Rezension

Das Streben nach Glück

Schöne Welt, wo bist du
von Sally Rooney

Sally Rooney studierte am Trinity College Politikwissenschaften & Literatur. Ist die 1991 geborene Autorin die „Stimme ihrer Generation“? Regelmäßig stürmt sie mit ihren Büchern die Bestsellerlisten. Mit „Schöne Welt, wo bist Du“ hat sie ihren dritten Roman vorgelegt.

Worum geht’s?

Vier junge Menschen stehen im Mittelpunkt der Erzählung. Die erfolgsverwöhnte Schriftstellerin Alice zieht sich nach einem Zusammenbruch auf’s Land zurück. Mit ihrer Freundin Eileen tauscht sie lange E-mails aus. Der Briefroman lässt grüßen! Eileen arbeitet auch in der Literaturbranche, sie ist jedoch nicht so erfolgreich wie Alice (die Frauen lernten sich während des Studiums kennen, die Figuren im Roman sind circa 30 Jahre alt); in der irischen Metropole versucht sie, über die Runden zu kommen. Auf Tinder lernt Alice den Lagerarbeiter Felix kennen. Er ist unglücklich mit seinem Job, doch die Miete will schließlich bezahlt sein. Eileen kreist um ihren (Ex)freund Simon.
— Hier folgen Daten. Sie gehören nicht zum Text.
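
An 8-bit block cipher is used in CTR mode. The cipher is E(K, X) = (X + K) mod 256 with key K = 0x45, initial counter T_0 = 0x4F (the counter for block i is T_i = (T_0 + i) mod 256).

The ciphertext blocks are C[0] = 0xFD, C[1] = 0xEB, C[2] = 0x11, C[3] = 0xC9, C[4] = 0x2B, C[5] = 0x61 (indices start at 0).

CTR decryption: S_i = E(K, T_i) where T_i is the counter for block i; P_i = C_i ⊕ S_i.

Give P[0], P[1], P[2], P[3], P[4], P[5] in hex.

P[0]: T = 0x4F, S = E(K, T) = 0x94; 0xFD ⊕ 0x94 = 0x69.
P[1]: T = 0x50, S = E(K, T) = 0x95; 0xEB ⊕ 0x95 = 0x7E.
P[2]: T = 0x51, S = E(K, T) = 0x96; 0x11 ⊕ 0x96 = 0x87.
P[3]: T = 0x52, S = E(K, T) = 0x97; 0xC9 ⊕ 0x97 = 0x5E.
P[4]: T = 0x53, S = E(K, T) = 0x98; 0x2B ⊕ 0x98 = 0xB3.
P[5]: T = 0x54, S = E(K, T) = 0x99; 0x61 ⊕ 0x99 = 0xF8.

P[0] = 0x69, P[1] = 0x7E, P[2] = 0x87, P[3] = 0x5E, P[4] = 0xB3, P[5] = 0xF8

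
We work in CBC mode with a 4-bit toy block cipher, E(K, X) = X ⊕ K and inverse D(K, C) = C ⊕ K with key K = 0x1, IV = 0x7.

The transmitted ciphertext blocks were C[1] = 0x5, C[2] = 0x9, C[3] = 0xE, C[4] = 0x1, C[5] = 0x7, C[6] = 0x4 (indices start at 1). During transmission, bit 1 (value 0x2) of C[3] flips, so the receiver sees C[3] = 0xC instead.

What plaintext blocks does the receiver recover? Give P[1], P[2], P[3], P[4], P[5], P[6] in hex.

P[1] = 0x3, P[2] = 0xD, P[3] = 0x4, P[4] = 0xC, P[5] = 0x7, P[6] = 0x2

CBC decryption: P_i = D(K, C_i) ⊕ C_{i−1}, with C_{0} = IV.
Only C[3] changed, to 0xC. In CBC, a change in C_i garbles P_i and flips the same bit in P_{i+1}. Decrypting the received ciphertext:
P[1]: D(K, 0x5) = 0x4; 0x4 ⊕ 0x7 = 0x3.
P[2]: D(K, 0x9) = 0x8; 0x8 ⊕ 0x5 = 0xD.
P[3]: D(K, 0xC) = 0xD; 0xD ⊕ 0x9 = 0x4.
P[4]: D(K, 0x1) = 0x0; 0x0 ⊕ 0xC = 0xC.
P[5]: D(K, 0x7) = 0x6; 0x6 ⊕ 0x1 = 0x7.
P[6]: D(K, 0x4) = 0x5; 0x5 ⊕ 0x7 = 0x2.
Blocks that differ from the original plaintext: P[3], P[4].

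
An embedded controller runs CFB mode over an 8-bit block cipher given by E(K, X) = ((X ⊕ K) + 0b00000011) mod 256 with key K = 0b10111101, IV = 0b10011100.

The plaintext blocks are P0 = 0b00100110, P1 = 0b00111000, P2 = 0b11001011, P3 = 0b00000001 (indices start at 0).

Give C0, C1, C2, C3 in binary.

C0 = 0b00000010, C1 = 0b11111010, C2 = 0b10000001, C3 = 0b00111110

CFB encryption: C_i = P_i ⊕ E(K, C_{i−1}), with C_{−1} = IV.
C0: E(K, 0b10011100) = 0b00100100; 0b00100110 ⊕ 0b00100100 = 0b00000010.
C1: E(K, 0b00000010) = 0b11000010; 0b00111000 ⊕ 0b11000010 = 0b11111010.
C2: E(K, 0b11111010) = 0b01001010; 0b11001011 ⊕ 0b01001010 = 0b10000001.
C3: E(K, 0b10000001) = 0b00111111; 0b00000001 ⊕ 0b00111111 = 0b00111110.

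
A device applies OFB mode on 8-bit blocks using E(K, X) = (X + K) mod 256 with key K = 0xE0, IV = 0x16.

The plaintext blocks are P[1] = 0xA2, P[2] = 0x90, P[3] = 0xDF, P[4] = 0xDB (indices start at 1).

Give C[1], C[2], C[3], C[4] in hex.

OFB encryption: S_i = E(K, S_{i−1}) with S_{0} = IV; C_i = P_i ⊕ S_i.
C[1]: S = E(K, 0x16) = 0xF6; 0xA2 ⊕ 0xF6 = 0x54.
C[2]: S = E(K, 0xF6) = 0xD6; 0x90 ⊕ 0xD6 = 0x46.
C[3]: S = E(K, 0xD6) = 0xB6; 0xDF ⊕ 0xB6 = 0x69.
C[4]: S = E(K, 0xB6) = 0x96; 0xDB ⊕ 0x96 = 0x4D.

C[1] = 0x54, C[2] = 0x46, C[3] = 0x69, C[4] = 0x4D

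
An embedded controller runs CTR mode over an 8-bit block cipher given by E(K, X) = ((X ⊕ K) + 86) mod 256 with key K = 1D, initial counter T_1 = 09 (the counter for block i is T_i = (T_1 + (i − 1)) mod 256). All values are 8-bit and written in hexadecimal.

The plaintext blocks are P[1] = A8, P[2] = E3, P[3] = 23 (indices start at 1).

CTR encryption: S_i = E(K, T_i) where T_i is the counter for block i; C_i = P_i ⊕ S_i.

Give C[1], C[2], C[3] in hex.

C[1]: T = 09, S = E(K, T) = 9A; A8 ⊕ 9A = 32.
C[2]: T = 0A, S = E(K, T) = 9D; E3 ⊕ 9D = 7E.
C[3]: T = 0B, S = E(K, T) = 9C; 23 ⊕ 9C = BF.

C[1] = 32, C[2] = 7E, C[3] = BF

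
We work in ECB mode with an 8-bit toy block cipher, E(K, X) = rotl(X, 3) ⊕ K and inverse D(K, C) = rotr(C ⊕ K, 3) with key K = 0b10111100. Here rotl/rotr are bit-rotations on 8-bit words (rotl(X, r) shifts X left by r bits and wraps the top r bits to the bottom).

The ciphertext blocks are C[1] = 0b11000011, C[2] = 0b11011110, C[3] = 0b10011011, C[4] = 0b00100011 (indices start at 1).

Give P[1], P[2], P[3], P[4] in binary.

P[1] = 0b11101111, P[2] = 0b01001100, P[3] = 0b11100100, P[4] = 0b11110011

ECB decryption: P_i = D(K, C_i).
P[1]: D(K, 0b11000011) = 0b11101111.
P[2]: D(K, 0b11011110) = 0b01001100.
P[3]: D(K, 0b10011011) = 0b11100100.
P[4]: D(K, 0b00100011) = 0b11110011.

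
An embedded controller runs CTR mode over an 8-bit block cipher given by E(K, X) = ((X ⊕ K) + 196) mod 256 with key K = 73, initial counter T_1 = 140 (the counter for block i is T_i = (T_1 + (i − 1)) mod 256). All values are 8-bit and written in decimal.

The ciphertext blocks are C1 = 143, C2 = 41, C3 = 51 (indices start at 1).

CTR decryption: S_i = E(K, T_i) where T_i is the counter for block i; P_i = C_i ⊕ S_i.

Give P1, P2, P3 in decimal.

P1: T = 140, S = E(K, T) = 137; 143 ⊕ 137 = 6.
P2: T = 141, S = E(K, T) = 136; 41 ⊕ 136 = 161.
P3: T = 142, S = E(K, T) = 139; 51 ⊕ 139 = 184.

P1 = 6, P2 = 161, P3 = 184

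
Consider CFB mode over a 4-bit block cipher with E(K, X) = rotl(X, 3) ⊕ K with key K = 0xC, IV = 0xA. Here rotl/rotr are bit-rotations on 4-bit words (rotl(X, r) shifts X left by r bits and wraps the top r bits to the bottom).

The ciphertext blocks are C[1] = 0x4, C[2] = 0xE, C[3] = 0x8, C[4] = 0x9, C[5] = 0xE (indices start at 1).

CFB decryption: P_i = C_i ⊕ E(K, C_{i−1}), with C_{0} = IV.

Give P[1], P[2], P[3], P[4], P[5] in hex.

P[1]: E(K, 0xA) = 0x9; 0x4 ⊕ 0x9 = 0xD.
P[2]: E(K, 0x4) = 0xE; 0xE ⊕ 0xE = 0x0.
P[3]: E(K, 0xE) = 0xB; 0x8 ⊕ 0xB = 0x3.
P[4]: E(K, 0x8) = 0x8; 0x9 ⊕ 0x8 = 0x1.
P[5]: E(K, 0x9) = 0x0; 0xE ⊕ 0x0 = 0xE.

P[1] = 0xD, P[2] = 0x0, P[3] = 0x3, P[4] = 0x1, P[5] = 0xE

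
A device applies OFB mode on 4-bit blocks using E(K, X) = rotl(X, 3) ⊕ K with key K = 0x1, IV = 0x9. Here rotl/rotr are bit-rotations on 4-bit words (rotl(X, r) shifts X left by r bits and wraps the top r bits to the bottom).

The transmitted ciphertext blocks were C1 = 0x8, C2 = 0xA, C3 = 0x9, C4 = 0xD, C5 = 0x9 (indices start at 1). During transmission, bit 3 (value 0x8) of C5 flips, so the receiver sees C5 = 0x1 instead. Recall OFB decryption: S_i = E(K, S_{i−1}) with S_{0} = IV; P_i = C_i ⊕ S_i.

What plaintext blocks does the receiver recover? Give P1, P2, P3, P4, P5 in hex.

Only C5 changed, to 0x1. In OFB, a change in C_i flips the same bit in P_i only; the keystream is unaffected. Decrypting the received ciphertext:
P1: S = E(K, 0x9) = 0xD; 0x8 ⊕ 0xD = 0x5.
P2: S = E(K, 0xD) = 0xF; 0xA ⊕ 0xF = 0x5.
P3: S = E(K, 0xF) = 0xE; 0x9 ⊕ 0xE = 0x7.
P4: S = E(K, 0xE) = 0x6; 0xD ⊕ 0x6 = 0xB.
P5: S = E(K, 0x6) = 0x2; 0x1 ⊕ 0x2 = 0x3.
Blocks that differ from the original plaintext: P5.

P1 = 0x5, P2 = 0x5, P3 = 0x7, P4 = 0xB, P5 = 0x3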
Vordergründig passiert nicht viel im Roman, da er eher character- driven als plot- driven ist, wie man auf Englisch so schön sagt. Sex & Liebe wirken nicht unbedingt verbindend.  Es geht um die Beziehung beziehungsweise Beziehungslosigkeit der Figuren zueinander, es geht um existenzielle Fragen und um soziale Ungerechtigkeit, die Figuren blicken pessimistisch in die Zukunft, einerseits steht ihnen die Welt offen, andererseits ist ihr Alltag bestimmt von Unsicherheit und Ungewissheit. Das Verhältnis der Generationen ist gestört, Eltern halten ihre Kinder für undankbar und egoistisch. Die Kinder leiden unter dem Desinteresse ihrer Erzeuger. Diese explosive Mischung führt zu Depressionen. Das Phänomen zieht sich durch alle Schichten, auch der eher bodenständige Felix ist nicht so robust, wie es scheint.  Ein kluger Schachzug der Autorin, da psychische Krankheiten im Arbeitermilieu tabu sind und gerne mal als „Wehwehchen“ abgetan werden.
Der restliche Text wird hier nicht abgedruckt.